Jednak dla właściwie dobranych i niezbędnych kombinacji artystycznych (tu ja ;)) pozwala stosunkowo nie drogo i trwale rozwiązać wszystko to czego napewno nie da się zrobić oryginalnycmi częściami.

6-7 lat temu, nie było u nas w sklepie pod nazwą "Capri" krzyżaków, zmuszony (zniechęcony przez poszukiwania sprzedawców) do przeróbki od FSO1500 krzyżak wyniósł mnie tyle (zakup + szlif szklanek) ile dobra podróbka, a rozleciał się po ... 5-10 tys. wybijając ucho :(
To tyle w sprawie pozornych "oszczędności" Polaka :)
pozdro

KAROL Dokładna lokalizacja na mapie Członek Stowarzyszenia capri.pl / 2004-10-27 10:10:17 /


No, ale dzida mnapisał wyraźnie, że u niego te żukowskie krzyżaki już 7 rok śmigają i jest OK. Wiec może ten jego specjalista wie jak to zrobić.
Dodatkowe plusy to wspomniane kalamitki dzięki którym mozna przedłużyć żywotność no i montaż na zegery, czyli ten wydatek 300 PLN to raz, bo później to juz można chyba samemu wymienić bez filozofii.
Tak mi się wydaje.
pozdro

gryziu liil (EM) Dokładna lokalizacja na mapie Członek Stowarzyszenia capri.pl / 2004-10-28 10:58:25 /


Firma zwie się"WAŁ-CAR" i zajmuje się tylko naprawami i regeneracją wałów
napędowych.
Pozdro....

dzida .M Dokładna lokalizacja na mapie / 2004-10-28 23:43:42 /


Wiem, ze to daleko, ale... Miedzy Lubartowem i Kozlowka jest taka wies, gdzie wywazaja waly w dwoch miejscach.

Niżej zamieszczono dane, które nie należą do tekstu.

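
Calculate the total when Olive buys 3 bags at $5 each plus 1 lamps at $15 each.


Cost of bags:
3 x $5 = $15
Cost of lamps:
1 x $15 = $15
Add both:
$15 + $15 = $30

$30


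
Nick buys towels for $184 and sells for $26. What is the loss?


Selling price = $26
Cost price = $184
Loss = cost price - selling price:
Loss = $184 - $26 = $158

$158


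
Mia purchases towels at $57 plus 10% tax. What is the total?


Calculate the tax:
10% of $57 = $5.70
Add tax to price:
$57 + $5.70 = $62.70

$62.70


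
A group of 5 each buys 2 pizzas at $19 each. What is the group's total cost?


Cost per person:
2 x $19 = $38
Group total:
5 x $38 = $190

$190


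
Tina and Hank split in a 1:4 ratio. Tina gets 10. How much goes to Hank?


Find the multiplier:
10 / 1 = 10
Apply to Hank's share:
4 x 10 = 40

40


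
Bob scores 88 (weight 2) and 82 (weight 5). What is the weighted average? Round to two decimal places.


Weighted sum:
2 x 88 + 5 x 82 = 586
Total weight:
2 + 5 = 7
Weighted average:
586 / 7 = 83.7142... ≈ 83.71

83.71


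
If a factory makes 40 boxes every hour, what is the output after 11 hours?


Production rate: 40 boxes per hour
Time: 11 hours
Total: 40 x 11 = 440 boxes

440 boxes


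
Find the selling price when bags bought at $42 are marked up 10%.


Calculate the markup amount:
10% of $42 = $4.20
Add to cost:
$42 + $4.20 = $46.20

$46.20


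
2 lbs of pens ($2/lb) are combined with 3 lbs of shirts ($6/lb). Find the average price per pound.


Cost of pens:
2 x $2 = $4
Cost of shirts:
3 x $6 = $18
Total cost: $4 + $18 = $22
Total weight: 5 lbs
Average: $22 / 5 = $4.40/lb

$4.40/lb


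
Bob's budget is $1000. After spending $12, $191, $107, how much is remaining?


Add up expenses:
$12 + $191 + $107 = $310
Subtract from budget:
$1000 - $310 = $690

$690


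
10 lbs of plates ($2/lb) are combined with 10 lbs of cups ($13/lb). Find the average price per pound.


Cost of plates:
10 x $2 = $20
Cost of cups:
10 x $13 = $130
Total cost: $20 + $130 = $150
Total weight: 20 lbs
Average: $150 / 20 = $7.50/lb

$7.50/lb


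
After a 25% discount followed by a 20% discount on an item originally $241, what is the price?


First discount:
25% of $241 = $60.25
Price after first discount:
$241 - $60.25 = $180.75
Second discount:
20% of $180.75 = $36.15
Final price:
$180.75 - $36.15 = $144.60

$144.60


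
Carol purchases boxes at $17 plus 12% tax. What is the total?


Calculate the tax:
12% of $17 = $2.04
Add tax to price:
$17 + $2.04 = $19.04

$19.04


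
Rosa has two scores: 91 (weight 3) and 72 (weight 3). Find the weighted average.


Weighted sum:
3 x 91 + 3 x 72 = 489
Total weight:
3 + 3 = 6
Weighted average:
489 / 6 = 81.5

81.5


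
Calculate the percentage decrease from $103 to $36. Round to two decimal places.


Find the absolute change:
|36 - 103| = 67
Divide by original and multiply by 100:
67 / 103 x 100 = 65.0485...% ≈ 65.05%

65.05%


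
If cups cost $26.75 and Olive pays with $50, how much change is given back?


Start with the amount paid:
$50
Subtract the price:
$50 - $26.75 = $23.25

$23.25


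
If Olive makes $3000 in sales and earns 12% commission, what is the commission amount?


Convert rate to decimal:
12% = 0.12
Multiply by sales:
$3000 x 0.12 = $360

$360


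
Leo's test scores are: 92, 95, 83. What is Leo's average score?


Add the scores:
92 + 95 + 83 = 270
Divide by the number of tests:
270 / 3 = 90

90


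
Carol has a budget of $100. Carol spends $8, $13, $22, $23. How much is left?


Add up expenses:
$8 + $13 + $22 + $23 = $66
Subtract from budget:
$100 - $66 = $34

$34


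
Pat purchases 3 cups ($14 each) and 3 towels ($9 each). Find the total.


Cost of cups:
3 x $14 = $42
Cost of towels:
3 x $9 = $27
Add both:
$42 + $27 = $69

$69


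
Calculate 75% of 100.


Convert percentage to decimal:
75% = 0.75
Multiply:
100 x 0.75 = 75

75


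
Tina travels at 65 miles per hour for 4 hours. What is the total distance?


Use the formula: distance = speed x time
Speed = 65 mph, Time = 4 hours
65 x 4 = 260 miles

260 miles


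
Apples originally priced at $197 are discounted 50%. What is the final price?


Calculate the discount amount:
50% of $197 = $98.50
Subtract from original:
$197 - $98.50 = $98.50

$98.50


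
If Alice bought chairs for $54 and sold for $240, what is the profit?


Selling price = $240
Cost price = $54
Profit = selling price - cost price:
Profit = $240 - $54 = $186

$186


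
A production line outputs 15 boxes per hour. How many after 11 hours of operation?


Production rate: 15 boxes per hour
Time: 11 hours
Total: 15 x 11 = 165 boxes

165 boxes


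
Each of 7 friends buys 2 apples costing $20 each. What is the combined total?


Cost per person:
2 x $20 = $40
Group total:
7 x $40 = $280

$280


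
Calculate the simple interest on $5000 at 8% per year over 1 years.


Use the formula I = P x R x T / 100
P x R x T = 5000 x 8 x 1 = 40000
I = 40000 / 100 = $400

$400


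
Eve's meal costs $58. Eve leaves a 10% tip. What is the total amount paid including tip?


Calculate the tip:
10% of $58 = $5.80
Add tip to meal cost:
$58 + $5.80 = $63.80

$63.80


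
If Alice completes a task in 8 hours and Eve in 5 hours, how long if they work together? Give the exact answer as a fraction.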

Ja bylem w takim, gdzie robia jeszcze aparaty wtryskowe i rozne inne rzeczy. Za wywazenie 110 + 10 za demontaz/montaz i drobne "poprawki". A zrobili super (poprzedni wlasciciel auta tez wywazal gdzies wal (bodaj w Belchatowie), ale problem - wibracje przy wiekszych predkosciach nie zostal wtedy rozwiazany).